View Single Post
Old 2008-11-10, 20:20   Link #37
Mumitroll
Banned
 
Join Date: Nov 2008
Location: Germany
Age: 44
Quote:
If Iran had nukes, and Israel was convinced Iran was planing a strike, they might very well use them.
no. "planning a strike" is not a justification for a preemptive nuclear attack. Israel would be eradicated after that, by whatever means available to Arab states.


Quote:
Those are some big ifs though. Also, since you pointed out that Israel would possibly launch a conventional attack that "potentially does not require US approval" you'd be willing to conceed that the policies of Israel are not dictated by the US?
how should I best put it... Israel is like an attack dog which is being kept at a short leash. it cannot do anything major by itself, but it can bite its neighborhood every now and then. ok as an analogy?

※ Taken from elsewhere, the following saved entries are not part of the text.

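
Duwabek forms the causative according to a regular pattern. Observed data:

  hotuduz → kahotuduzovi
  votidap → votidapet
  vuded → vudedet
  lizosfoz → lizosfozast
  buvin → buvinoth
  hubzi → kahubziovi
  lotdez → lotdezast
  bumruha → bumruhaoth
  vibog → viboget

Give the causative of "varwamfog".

hotuduz and lotdez both end in -z yet inflect differently (kahotuduzovi, lotdezast), so the final letter is not what conditions the rule; the first letter is.
"varwamfog" begins with v-. The stems beginning with v- (votidap → votidapet, vuded → vudedet, vibog → viboget) add -et.
So varwamfog → varwamfoget.

varwamfoget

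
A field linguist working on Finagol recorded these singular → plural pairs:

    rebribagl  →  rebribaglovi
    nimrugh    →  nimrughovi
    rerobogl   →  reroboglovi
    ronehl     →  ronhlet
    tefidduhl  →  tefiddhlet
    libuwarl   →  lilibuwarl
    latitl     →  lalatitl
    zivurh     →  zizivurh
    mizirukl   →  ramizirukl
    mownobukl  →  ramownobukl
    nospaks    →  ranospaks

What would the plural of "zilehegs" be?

zilehegsovi

"zilehegs" has second-to-last letter 'g'. The stems whose second-to-last letter is 'g' (rebribagl → rebribaglovi, nimrugh → nimrughovi, rerobogl → reroboglovi) add -ovi.
So zilehegs → zilehegsovi.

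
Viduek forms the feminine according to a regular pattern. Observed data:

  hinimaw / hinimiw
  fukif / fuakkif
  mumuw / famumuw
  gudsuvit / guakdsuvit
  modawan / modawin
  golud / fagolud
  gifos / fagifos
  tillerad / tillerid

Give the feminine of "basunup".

"basunup" has last vowel 'u'. The stems whose last vowel is 'u' (golud → fagolud, mumuw → famumuw) add the prefix fa-.
So basunup → fabasunup.

fabasunup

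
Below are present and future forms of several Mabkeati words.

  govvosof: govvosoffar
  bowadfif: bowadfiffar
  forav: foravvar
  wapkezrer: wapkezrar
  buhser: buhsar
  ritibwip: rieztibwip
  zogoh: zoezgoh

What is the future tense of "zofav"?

"zofav" ends in -v. The one such stem in the data (forav → foravvar) doubles the final consonant and adds -ar (as do govvosof, bowadfif), so the same rule applies.
The other patterns: stems ending in -r change the last vowel to 'a'; stems ending in -h or -p insert -ez- after the first vowel.
So zofav → zofavvar.

zofavvar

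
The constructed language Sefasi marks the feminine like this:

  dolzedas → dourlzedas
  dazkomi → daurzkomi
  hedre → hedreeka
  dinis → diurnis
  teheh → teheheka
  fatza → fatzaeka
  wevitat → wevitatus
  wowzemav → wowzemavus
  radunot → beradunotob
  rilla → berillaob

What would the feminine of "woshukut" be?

woshukutus

radunot and wevitat both end in -t yet inflect differently (beradunotob, wevitatus), so the final letter is not what conditions the rule; the first letter is.
"woshukut" begins with w-. The stems beginning with w- (wowzemav → wowzemavus, wevitat → wevitatus) add -us.
So woshukut → woshukutus.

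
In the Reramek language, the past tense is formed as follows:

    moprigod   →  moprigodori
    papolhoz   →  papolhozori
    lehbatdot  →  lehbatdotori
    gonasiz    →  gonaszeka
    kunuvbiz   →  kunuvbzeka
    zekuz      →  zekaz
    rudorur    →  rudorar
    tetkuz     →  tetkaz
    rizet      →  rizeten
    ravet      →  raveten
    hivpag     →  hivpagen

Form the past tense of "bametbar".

papolhoz and gonasiz both end in -z yet inflect differently (papolhozori, gonaszeka), so the final letter is not what conditions the rule; the last vowel is.
"bametbar" has last vowel 'a'. The one such stem in the data (hivpag → hivpagen) adds -en, so the same rule applies.
So bametbar → bametbaren.

bametbaren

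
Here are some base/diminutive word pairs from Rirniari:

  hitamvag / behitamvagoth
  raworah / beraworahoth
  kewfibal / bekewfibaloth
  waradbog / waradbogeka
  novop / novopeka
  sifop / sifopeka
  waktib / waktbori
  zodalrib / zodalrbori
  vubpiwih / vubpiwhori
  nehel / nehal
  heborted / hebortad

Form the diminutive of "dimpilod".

dimpilodeka

hitamvag and waradbog both end in -g yet inflect differently (behitamvagoth, waradbogeka), so the final letter is not what conditions the rule; the last vowel is.
"dimpilod" has last vowel 'o'. The stems whose last vowel is 'o' (waradbog → waradbogeka, novop → novopeka, sifop → sifopeka) add -eka.
So dimpilod → dimpilodeka.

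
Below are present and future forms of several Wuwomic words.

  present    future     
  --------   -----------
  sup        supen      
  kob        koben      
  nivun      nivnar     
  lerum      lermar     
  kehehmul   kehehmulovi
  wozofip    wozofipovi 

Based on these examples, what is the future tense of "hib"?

sup and wozofip both end in -p yet inflect differently (supen, wozofipovi), so the final letter is not what conditions the rule; the number of vowels is.
"hib" has 1 vowel. The stems with 1 vowel (sup → supen, kob → koben) add -en.
The other patterns: stems with 2 vowels delete the last vowel and add -ar; stems with 3 vowels add -ovi.
So hib → hiben.

hiben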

although tbh what that analogy is missing is the backlink from the dog to the master.. which is also substantial in this particular case.


Quote:
I guess you've never heard of Great Britain.
the British Empire was never even close. or did it have a fleet of nuclear aircraft carriers capable of bombing almost every country in the world into the ground within months?


Quote:
What? Are you saying American hates itself, or other people hate America?
other people. the US is currently at a historical low in terms of worldwide esteem. I think the recent Gallup polls resulted in an estimated 80% of the world disliking the US. thats probably realistic too - here in Germany i'd say its more like 90%. in Russia it's probably around 95%. and in Iran or Iraq... lol.


Quote:
Now I know you've heard of the Soviet Union, since you mentioned them. Last I checked they had lots of nukes.
i meant pre-US. aka 19th century or before.


Quote:
How exactly are terrorists going to get their hands on this nuclear device? Nuclear weapons are not something you can make in a mountain cave. They require a lot of high tech infrastructure to refine the nuclear material.
you can theoretically obtain fissile materials today, maybe with large bribes etc. in any case I am not one to guarantee that its impossible.


Quote:
Also, I'd point out that it most certainly wouldn't end with a mushroom cloud over a US city.
the US foreign policy as of today would probably end, or at least become much more moderate. there would be nobody to bomb in revenge, so they would have to concede millions of victims for nothing. ok, they might find someone - Iran for example - but a onetime occurrence would probably be enough to radically reevaluate the risks. it would have to be a nuclear bomb though - 9/11 wasnt enough yet.


Quote:
We could like, start with the whole the USA is the most hated nation in history and go from there. Point: Nanjing massacre riled up people a lot more than McDonalds-in-your-backyard did.
not really. Nanjing is basically known in China and a few more SE countries. so maybe 2 billions (if we - unrealistically - say that everyone in SE Asia disliked JP as a result). if we take the above Gallup estimates as a basis, we've got around 4 billion people disliking the US today.

also, Nanjing casualties are estimated at around 100,000-200,000. the two US bombs on Hiroshima and Nagasaki killed more than that. i dont even mention the firebombings of Tokyo and Dresden.


Quote:
Another point: blind anti-Americanism (whereby everything American sucks, as your opinion seems to demonstrate here) is not the prevailing diplomatic stance of most, if not all, European states, no matter what the prevailing public opinion is.
lol do you realize what you just said? yes an anti-US policy may be not the prevailing stance of EU states... but they're, coincidentally, democracies. so a government that doesnt represent its people will ultimately get busted. and some do. yes, you may say that in many EU countries all the major parties basically run a US-subservient course (for many reasons), contradicting the will of the vast majority of their own population.... but all that you're admitting by that is that you're supporting tyranny and stuff being forced on people against their will.


Quote:
Oh, and yet another hint: much of the USA's hegemony in world politics is based on its economic strength and its system of alliances as well, not just some sort of singular, oppressive "force."
that was the case previously, in the 50s-80s. nowadays, not anymore. the US economy is not competitive anymore, nearly anywhere. the few sectors that remain are basically: arms, aerospace, computers/software, agricultural equipment, and biotech. just about everything else, the US economy works for its inner market and is not competitive internationally.



Quote:
And finally: mushroom clouds? Newsflash: the Cold War ended almost two decades ago.
i think you're also not entirely in the clear of the political realities of the world... the Cold War never ended. while the USSR might have unilaterally ended it on its side, and reduced its BMs, warheads, and military budget, the US never did. it just kept going on much in the same way. and since Russia nowadays is returning back on the arms race track - see recent Russia-Georgia war - it's basically Cold War all over again.

to quote one of the oldest and most experienced German journalists - Peter Scholl-Latour - when asked "When is the new Cold War coming?" at a political roundtable earlier this year he said "Coming? It's already here."

Last edited by Mumitroll; 2008-11-10 at 20:34.